Xceleron grabs a piece of American pie

By Emilie Reymond

- Last updated on GMT

UK-based microdosing specialist Xceleron has announced its
expansion with the takeover of a new facility in the US, two years
after setting up a business base in the region.

The firm has signed a long-term lease on a multimillion dollar facility in Germantown, Maryland and ordered a new accelerator mass spectrometer (AMS) - the technology on which Xceleron's microdosing and Phase I services are based - which is expected to be delivered in November.

The company said it has invested around $7.5m (€5.5m) on the acquisition of the new AMS and associated equipment and the 15,000 square foot plant is expected to be up and running by the end of the first quarter of 2008.

Xceleron currently sends all its US contracts over to the UK to conduct the analysis but when the new facility is ready, the US business will be conducted at the new site.

"There is a huge market opportunity in North America," Scott Tarrant, Xceleron's vice president of business development in North America, told Outsourcing-Pharma.com "The market for the types of services Xceleron provides is worth $1bn and a significant part of that is generated in North America."

Tarrant explained that the company had long-term plans to establish a facility in the US in order to accommodate the growing number of US- and Canada-based customers who prefer to conduct business and do the work locally.

"It was a cautious approach; first we had to demonstrate that there is a market, then get the business going that could support a US-based facility and finally invest in a facility," said Tarrant.

At the moment, Xceleron has over 100 clients and around 40 per cent of the company's revenue comes from North American customers, and 60 per cent from Europe, said Jeremy Hague, Tarrant's European counterpart.

"Close to the end of 2008, there will probably be revenue parity between what we do in Europe and what we do in the US," added Tarrant.

He stressed the importance of having the capability and capacity to conduct the actual work on location.

"Especially when you deal with big pharma companies, a lot of them are located on the East Coast, so it will be very easy for them to just come to our facility, conduct an audit for example.

It will also be a strong sales driver," said Tarrant.

Although he would not give an exact figure for the total amount invested in the US expansion, he said that by the end of the year, Xceleron will have an extra 20 new US staff.

The company had 10 employees in January 2005 and currently has 45.

Xceleron conducted the first microdosing study back in 1999 and since then the company has examined 45 different molecules and had Phase I data for 11 of them.

The company found that 90 per cent of them showed a correlation between microdose and pharmacologic dose PK properties.

"We are starting to see a shift in the acceptance of big pharma doing microdosing that was not there a year or two years ago," said Hague.

"For example, we have signed deals with Servier and Sanofi Aventis who are incorporating this type of work into their drug development plans."

Part of that change, he added, is driven by generating data that shows the comparative results of a sub-pharmacologic dose (microdose) to a pharmacologic dose.

"We have done a lot of work that helps put information public

but it's a challenge to get clients to release confidential information about what they are doing."

At the moment it is primarily the small and medium companies that are opting for microdosing for their drug development.

"For the bigger companies, because it takes some redesign of already established development programmes to incorporate microdosing, they are not taking up as quickly as we would like," said Hague.

Asked whether they were seeing a difference in terms of take-up between European pharma companies and US-based ones, both Hague and Tarrant said it is probably higher in Europe first because the concept has been around for longer in Europe and also because EU regulators have released guidance earlier than in the US.

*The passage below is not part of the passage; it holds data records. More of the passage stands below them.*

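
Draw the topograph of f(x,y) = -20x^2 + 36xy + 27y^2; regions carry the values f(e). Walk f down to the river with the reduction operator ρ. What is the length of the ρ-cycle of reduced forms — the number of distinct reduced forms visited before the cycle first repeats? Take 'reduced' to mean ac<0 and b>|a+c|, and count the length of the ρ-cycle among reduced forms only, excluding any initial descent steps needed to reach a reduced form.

D = 3456, ⌊√D⌋ = 58
river: ρ → (27,18,-29)
river: ρ → (-29,40,16)
river: ρ → (16,56,-5)
river: ρ → (-5,54,27)
river: ρ → (27,54,-5)
river: ρ → (-5,56,16)
river: ρ → (16,40,-29)
river: ρ → (-29,18,27)
river: ρ → (27,36,-20)
river: ρ → (-20,44,19)
river: ρ → (19,32,-32)
river: ρ → (-32,32,19)
river: ρ → (19,44,-20)
river: ρ → (-20,36,27)
ρ-cycle length = 14 (tail of 0 descent steps not counted)

14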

While the US Food and Drug Administration (FDA) published it guidance on microdosing studies in January last year, which it regulates under the banner of an "Exploratory IND" (Investigational New Drug) application, the European regulator, the EMEA, had already published its own document in 2003.

Meanwhile, Xceleron's other major offering involves early exploratory clinical development.

It claims that its technology allows its clients to get much more information within a Phase I setting.

"We are now able to generate very important data in Phase I that would normally not come until later in the clinical drug development.

A lot of companies currently look for that data once they are in Phase II or Phase III.

It costs a lot more to kill a programme in Phase II or Phase III than it is to kill it in Phase I," explained Hague.

"Instead of doing separated studies to understand absolute bioavailability, metabolite profiling and mass balance further down the line, which usually cost hundreds of thousands if not millions in extra money, you can do it within an enhanced Phase I package to get a lot more data earlier."